MTN Group swung to its first annual loss in two decades on Thursday, hit by a regulatory fine in Nigeria and unfavourable currency moves but its shares soared after it kept a dividend.
MTN agreed to pay a fine of N330 billion ($1.1 billion), reduced from $5.2 billion, in June last year after a prolonged legal battle to end a dispute in Nigeria over missing a deadline to cut off unregistered SIM cards.
The fine by Nigeria, MTN’s most lucrative but increasingly problematic market, wiped 10.5 billion rand ($768 million) – 500 cents per share – from the firms 2016 headline earnings, South Africa’s main measure of profit.
But MTN shares rose nearly 10 percent after Africa’s largest mobile network operator said it would pay a total dividend of 700 cents a share despite the loss, compared with 1,310 in 2015.

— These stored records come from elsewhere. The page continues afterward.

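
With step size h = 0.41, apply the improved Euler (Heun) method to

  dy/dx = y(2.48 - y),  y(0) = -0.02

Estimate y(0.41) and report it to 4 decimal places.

-0.0512

Heun: k1 = f(x_n, y_n); k2 = f(x_n + h, y_n + h·k1); y_{n+1} = y_n + (h/2)·(k1 + k2).
x=0.000000, y=-0.020000:
  k1 = f(0.000000, -0.020000) = -0.050000
  k2 = f(0.410000, -0.040500) = -0.102080
  y ← -0.020000 + (0.41/2)·(-0.050000 + (-0.102080)) = -0.051176
y(0.41) ≈ -0.0512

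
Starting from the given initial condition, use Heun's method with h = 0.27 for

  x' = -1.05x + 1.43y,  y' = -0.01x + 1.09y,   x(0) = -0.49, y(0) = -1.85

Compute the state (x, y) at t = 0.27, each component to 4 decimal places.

Heun on (x,y): k1 = f(t_n, state_n); k2 = f(t_n + h, state_n + h·k1); state_{n+1} = state_n + (h/2)·(k1 + k2).
0.000000: (-0.490000, -1.850000)
  k1 = (-2.131000, -2.011600)
  predictor → (-1.065370, -2.393132)
  k2 = (-2.303540, -2.597860)
  → (-1.088663, -2.472277)
(x(0.27), y(0.27)) ≈ (-1.0887, -2.4723)

-1.0887, -2.4723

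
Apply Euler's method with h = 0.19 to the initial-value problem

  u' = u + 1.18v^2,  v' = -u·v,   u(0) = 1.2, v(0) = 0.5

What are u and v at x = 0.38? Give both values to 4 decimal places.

1.7994, 0.2772

Euler on (u,v): u_{n+1} = u_n + h·u', v_{n+1} = v_n + h·v'.
0.000000: (1.200000, 0.500000); f=(1.495000, -0.600000) → (1.484050, 0.386000)
0.190000: (1.484050, 0.386000); f=(1.659865, -0.572843) → (1.799424, 0.277160)
(u(0.38), v(0.38)) ≈ (1.7994, 0.2772)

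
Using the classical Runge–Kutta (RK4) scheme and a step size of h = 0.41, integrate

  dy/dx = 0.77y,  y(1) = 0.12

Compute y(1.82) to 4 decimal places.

RK4: k1 = f(x_n, y_n); k2 = f(x_n + h/2, y_n + (h/2)·k1); k3 = f(x_n + h/2, y_n + (h/2)·k2); k4 = f(x_n + h, y_n + h·k3); y_{n+1} = y_n + (h/6)·(k1 + 2k2 + 2k3 + k4).
x=1.000000, y=0.120000:
  k1 = f(1.000000, 0.120000) = 0.092400
  k2 = f(1.205000, 0.138942) = 0.106985
  k3 = f(1.205000, 0.141932) = 0.109288
  k4 = f(1.410000, 0.164808) = 0.126902
  y ← 0.120000 + (0.41/6)·(k1 + 2k2 + 2k3 + k4) = 0.164543
x=1.410000, y=0.164543:
  k1 = f(1.410000, 0.164543) = 0.126698
  k2 = f(1.615000, 0.190516) = 0.146697
  k3 = f(1.615000, 0.194616) = 0.149854
  k4 = f(1.820000, 0.225983) = 0.174007
  y ← 0.164543 + (0.41/6)·(k1 + 2k2 + 2k3 + k4) = 0.225620
y(1.82) ≈ 0.2256

0.2256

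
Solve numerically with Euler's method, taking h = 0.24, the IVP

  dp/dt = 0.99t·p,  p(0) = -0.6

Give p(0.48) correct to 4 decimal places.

-0.6342

Euler: p_{n+1} = p_n + h·f(t_n, p_n).
t=0.000000, p=-0.600000: f=0.000000 → p ← -0.600000 + 0.24·0.000000 = -0.600000
t=0.240000, p=-0.600000: f=-0.142560 → p ← -0.600000 + 0.24·(-0.142560) = -0.634214
p(0.48) ≈ -0.6342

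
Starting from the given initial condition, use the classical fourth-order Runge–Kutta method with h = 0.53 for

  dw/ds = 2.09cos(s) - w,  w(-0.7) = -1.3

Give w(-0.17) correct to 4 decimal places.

0.0130

RK4: k1 = f(s_n, w_n); k2 = f(s_n + h/2, w_n + (h/2)·k1); k3 = f(s_n + h/2, w_n + (h/2)·k2); k4 = f(s_n + h, w_n + h·k3); w_{n+1} = w_n + (h/6)·(k1 + 2k2 + 2k3 + k4).
s=-0.700000, w=-1.300000:
  k1 = f(-0.700000, -1.300000) = 2.898520
  k2 = f(-0.435000, -0.531892) = 2.427251
  k3 = f(-0.435000, -0.656779) = 2.552137
  k4 = f(-0.170000, 0.052633) = 2.007240
  w ← -1.300000 + (0.53/6)·(k1 + 2k2 + 2k3 + k4) = 0.013034
w(-0.17) ≈ 0.0130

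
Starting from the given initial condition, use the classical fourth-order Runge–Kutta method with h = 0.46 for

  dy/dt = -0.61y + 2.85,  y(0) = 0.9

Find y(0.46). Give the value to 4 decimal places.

1.8229

RK4: k1 = f(t_n, y_n); k2 = f(t_n + h/2, y_n + (h/2)·k1); k3 = f(t_n + h/2, y_n + (h/2)·k2); k4 = f(t_n + h, y_n + h·k3); y_{n+1} = y_n + (h/6)·(k1 + 2k2 + 2k3 + k4).
t=0.000000, y=0.900000:
  k1 = f(0.000000, 0.900000) = 2.301000
  k2 = f(0.230000, 1.429230) = 1.978170
  k3 = f(0.230000, 1.354979) = 2.023463
  k4 = f(0.460000, 1.830793) = 1.733216
  y ← 0.900000 + (0.46/6)·(k1 + 2k2 + 2k3 + k4) = 1.822874
y(0.46) ≈ 1.8229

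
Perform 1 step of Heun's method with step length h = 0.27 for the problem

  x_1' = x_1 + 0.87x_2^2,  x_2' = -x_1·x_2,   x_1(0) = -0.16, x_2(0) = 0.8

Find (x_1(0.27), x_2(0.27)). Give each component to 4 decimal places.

-0.0318, 0.8232

Heun on (x_1,x_2): k1 = f(t_n, state_n); k2 = f(t_n + h, state_n + h·k1); state_{n+1} = state_n + (h/2)·(k1 + k2).
0.000000: (-0.160000, 0.800000)
  k1 = (0.396800, 0.128000)
  predictor → (-0.052864, 0.834560)
  k2 = (0.553083, 0.044118)
  → (-0.031766, 0.823236)
(x_1(0.27), x_2(0.27)) ≈ (-0.0318, 0.8232)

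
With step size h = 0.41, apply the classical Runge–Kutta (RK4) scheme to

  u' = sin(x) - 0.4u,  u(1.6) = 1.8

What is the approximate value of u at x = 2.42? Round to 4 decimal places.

1.9052

RK4: k1 = f(x_n, u_n); k2 = f(x_n + h/2, u_n + (h/2)·k1); k3 = f(x_n + h/2, u_n + (h/2)·k2); k4 = f(x_n + h, u_n + h·k3); u_{n+1} = u_n + (h/6)·(k1 + 2k2 + 2k3 + k4).
x=1.600000, u=1.800000:
  k1 = f(1.600000, 1.800000) = 0.279574
  k2 = f(1.805000, 1.857313) = 0.229774
  k3 = f(1.805000, 1.847104) = 0.233858
  k4 = f(2.010000, 1.895882) = 0.146738
  u ← 1.800000 + (0.41/6)·(k1 + 2k2 + 2k3 + k4) = 1.892494
x=2.010000, u=1.892494:
  k1 = f(2.010000, 1.892494) = 0.148093
  k2 = f(2.215000, 1.922853) = 0.030437
  k3 = f(2.215000, 1.898734) = 0.040085
  k4 = f(2.420000, 1.908929) = -0.102990
  u ← 1.892494 + (0.41/6)·(k1 + 2k2 + 2k3 + k4) = 1.905214
u(2.42) ≈ 1.9052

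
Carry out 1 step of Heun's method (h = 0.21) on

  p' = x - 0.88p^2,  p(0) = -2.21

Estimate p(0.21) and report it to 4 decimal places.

-3.5344

Heun: k1 = f(x_n, p_n); k2 = f(x_n + h, p_n + h·k1); p_{n+1} = p_n + (h/2)·(k1 + k2).
x=0.000000, p=-2.210000:
  k1 = f(0.000000, -2.210000) = -4.298008
  k2 = f(0.210000, -3.112582) = -8.315585
  p ← -2.210000 + (0.21/2)·(-4.298008 + (-8.315585)) = -3.534427
p(0.21) ≈ -3.5344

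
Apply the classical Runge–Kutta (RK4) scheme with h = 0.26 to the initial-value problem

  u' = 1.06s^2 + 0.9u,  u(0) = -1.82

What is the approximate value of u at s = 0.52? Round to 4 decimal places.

-2.8501

RK4: k1 = f(s_n, u_n); k2 = f(s_n + h/2, u_n + (h/2)·k1); k3 = f(s_n + h/2, u_n + (h/2)·k2); k4 = f(s_n + h, u_n + h·k3); u_{n+1} = u_n + (h/6)·(k1 + 2k2 + 2k3 + k4).
s=0.000000, u=-1.820000:
  k1 = f(0.000000, -1.820000) = -1.638000
  k2 = f(0.130000, -2.032940) = -1.811732
  k3 = f(0.130000, -2.055525) = -1.832059
  k4 = f(0.260000, -2.296335) = -1.995046
  u ← -1.820000 + (0.26/6)·(k1 + 2k2 + 2k3 + k4) = -2.293227
s=0.260000, u=-2.293227:
  k1 = f(0.260000, -2.293227) = -1.992248
  k2 = f(0.390000, -2.552219) = -2.135772
  k3 = f(0.390000, -2.570877) = -2.152564
  k4 = f(0.520000, -2.852894) = -2.280980
  u ← -2.293227 + (0.26/6)·(k1 + 2k2 + 2k3 + k4) = -2.850056
u(0.52) ≈ -2.8501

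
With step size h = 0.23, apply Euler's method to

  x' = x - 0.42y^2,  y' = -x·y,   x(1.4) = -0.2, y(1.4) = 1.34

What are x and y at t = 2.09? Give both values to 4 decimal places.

-1.0962, 1.7863

Euler on (x,y): x_{n+1} = x_n + h·x', y_{n+1} = y_n + h·y'.
1.400000: (-0.200000, 1.340000); f=(-0.954152, 0.268000) → (-0.419455, 1.401640)
1.630000: (-0.419455, 1.401640); f=(-1.244585, 0.587925) → (-0.705709, 1.536863)
1.860000: (-0.705709, 1.536863); f=(-1.697727, 1.084579) → (-1.096187, 1.786316)
(x(2.09), y(2.09)) ≈ (-1.0962, 1.7863)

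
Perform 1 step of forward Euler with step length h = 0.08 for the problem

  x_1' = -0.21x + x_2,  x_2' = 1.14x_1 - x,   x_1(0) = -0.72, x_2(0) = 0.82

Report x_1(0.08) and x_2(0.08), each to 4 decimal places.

Euler on (x_1,x_2): x_1_{n+1} = x_1_n + h·x_1', x_2_{n+1} = x_2_n + h·x_2'.
0.000000: (-0.720000, 0.820000); f=(0.820000, -0.820800) → (-0.654400, 0.754336)
(x_1(0.08), x_2(0.08)) ≈ (-0.6544, 0.7543)

-0.6544, 0.7543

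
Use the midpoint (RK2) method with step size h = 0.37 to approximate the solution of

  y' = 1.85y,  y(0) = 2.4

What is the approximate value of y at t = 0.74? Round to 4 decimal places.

Midpoint: k1 = f(t_n, y_n); k2 = f(t_n + h/2, y_n + (h/2)·k1); y_{n+1} = y_n + h·k2.
t=0.000000, y=2.400000:
  k1 = f(0.000000, 2.400000) = 4.440000
  k2 = f(0.185000, 3.221400) = 5.959590
  y ← 2.400000 + 0.37·5.959590 = 4.605048
t=0.370000, y=4.605048:
  k1 = f(0.370000, 4.605048) = 8.519339
  k2 = f(0.555000, 6.181126) = 11.435083
  y ← 4.605048 + 0.37·11.435083 = 8.836029
y(0.74) ≈ 8.8360

8.8360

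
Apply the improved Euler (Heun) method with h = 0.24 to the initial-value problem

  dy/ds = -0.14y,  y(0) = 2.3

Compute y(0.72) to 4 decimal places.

Heun: k1 = f(s_n, y_n); k2 = f(s_n + h, y_n + h·k1); y_{n+1} = y_n + (h/2)·(k1 + k2).
s=0.000000, y=2.300000:
  k1 = f(0.000000, 2.300000) = -0.322000
  k2 = f(0.240000, 2.222720) = -0.311181
  y ← 2.300000 + (0.24/2)·(-0.322000 + (-0.311181)) = 2.224018
s=0.240000, y=2.224018:
  k1 = f(0.240000, 2.224018) = -0.311363
  k2 = f(0.480000, 2.149291) = -0.300901
  y ← 2.224018 + (0.24/2)·(-0.311363 + (-0.300901)) = 2.150547
s=0.480000, y=2.150547:
  k1 = f(0.480000, 2.150547) = -0.301077
  k2 = f(0.720000, 2.078288) = -0.290960
  y ← 2.150547 + (0.24/2)·(-0.301077 + (-0.290960)) = 2.079502
y(0.72) ≈ 2.0795

2.0795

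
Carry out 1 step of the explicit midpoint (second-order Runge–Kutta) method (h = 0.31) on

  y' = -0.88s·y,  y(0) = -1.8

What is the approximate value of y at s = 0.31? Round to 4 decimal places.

-1.7239

Midpoint: k1 = f(s_n, y_n); k2 = f(s_n + h/2, y_n + (h/2)·k1); y_{n+1} = y_n + h·k2.
s=0.000000, y=-1.800000:
  k1 = f(0.000000, -1.800000) = 0.000000
  k2 = f(0.155000, -1.800000) = 0.245520
  y ← -1.800000 + 0.31·0.245520 = -1.723889
y(0.31) ≈ -1.7239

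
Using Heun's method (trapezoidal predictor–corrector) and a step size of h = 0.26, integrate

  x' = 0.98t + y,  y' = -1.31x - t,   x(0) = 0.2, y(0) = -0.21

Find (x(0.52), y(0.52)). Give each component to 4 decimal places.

0.1741, -0.4597

Heun on (x,y): k1 = f(t_n, state_n); k2 = f(t_n + h, state_n + h·k1); state_{n+1} = state_n + (h/2)·(k1 + k2).
0.000000: (0.200000, -0.210000)
  k1 = (-0.210000, -0.262000)
  predictor → (0.145400, -0.278120)
  k2 = (-0.023320, -0.450474)
  → (0.169668, -0.302622)
0.260000: (0.169668, -0.302622)
  k1 = (-0.047822, -0.482266)
  predictor → (0.157235, -0.428011)
  k2 = (0.081589, -0.725978)
  → (0.174058, -0.459693)
(x(0.52), y(0.52)) ≈ (0.1741, -0.4597)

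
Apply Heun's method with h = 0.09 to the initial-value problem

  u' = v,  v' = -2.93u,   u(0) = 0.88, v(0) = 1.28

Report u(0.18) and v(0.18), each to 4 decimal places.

1.0660, 0.7608

Heun on (u,v): k1 = f(t_n, state_n); k2 = f(t_n + h, state_n + h·k1); state_{n+1} = state_n + (h/2)·(k1 + k2).
0.000000: (0.880000, 1.280000)
  k1 = (1.280000, -2.578400)
  predictor → (0.995200, 1.047944)
  k2 = (1.047944, -2.915936)
  → (0.984757, 1.032755)
0.090000: (0.984757, 1.032755)
  k1 = (1.032755, -2.885339)
  predictor → (1.077705, 0.773074)
  k2 = (0.773074, -3.157677)
  → (1.066020, 0.760819)
(u(0.18), v(0.18)) ≈ (1.0660, 0.7608)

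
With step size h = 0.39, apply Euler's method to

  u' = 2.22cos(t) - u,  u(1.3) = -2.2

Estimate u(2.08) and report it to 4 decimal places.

-0.7803

Euler: u_{n+1} = u_n + h·f(t_n, u_n).
t=1.300000, u=-2.200000: f=2.793847 → u ← -2.200000 + 0.39·2.793847 = -1.110400
t=1.690000, u=-1.110400: f=0.846394 → u ← -1.110400 + 0.39·0.846394 = -0.780306
u(2.08) ≈ -0.7803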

MTN also said it expects to keep it at 700 cents in 2017.
“They indicated that they will sustain a dividend of 700 cents, which investors see as a positive,” Avior Capital Markets trader Mark Hodgson told Reuters.
MTN said its headline loss came in at 1.4 billion rand ($108 million), or 77 cents per share last year, with headline earnings of 13.6 billion rand, or 746 cents per share, in 2015.
MTN woes in Africa’s most populous nation and biggest economy still persist, with the company facing an investigation by Nigerian lawmakers for allegedly illegally repatriating $14 billion between 2006 and 2016.

MTNs has denied any wrongdoing.

Founded with Pretoria’s help after the end of white rule in 1994, MTN is seen as one of post-apartheid South Africa’s biggest commercial successes but clashes with regulators in recent years have exposed governance issues and hobbled growth.
MTN, which has operations in Iran, said it expects to add 8.3 million new users in the 2017 financial year, a document handed out at its results presentation showed.
The firm said its total subscribers increased by 3.3 percent or 7.7 million to 240 million in the year to end-December.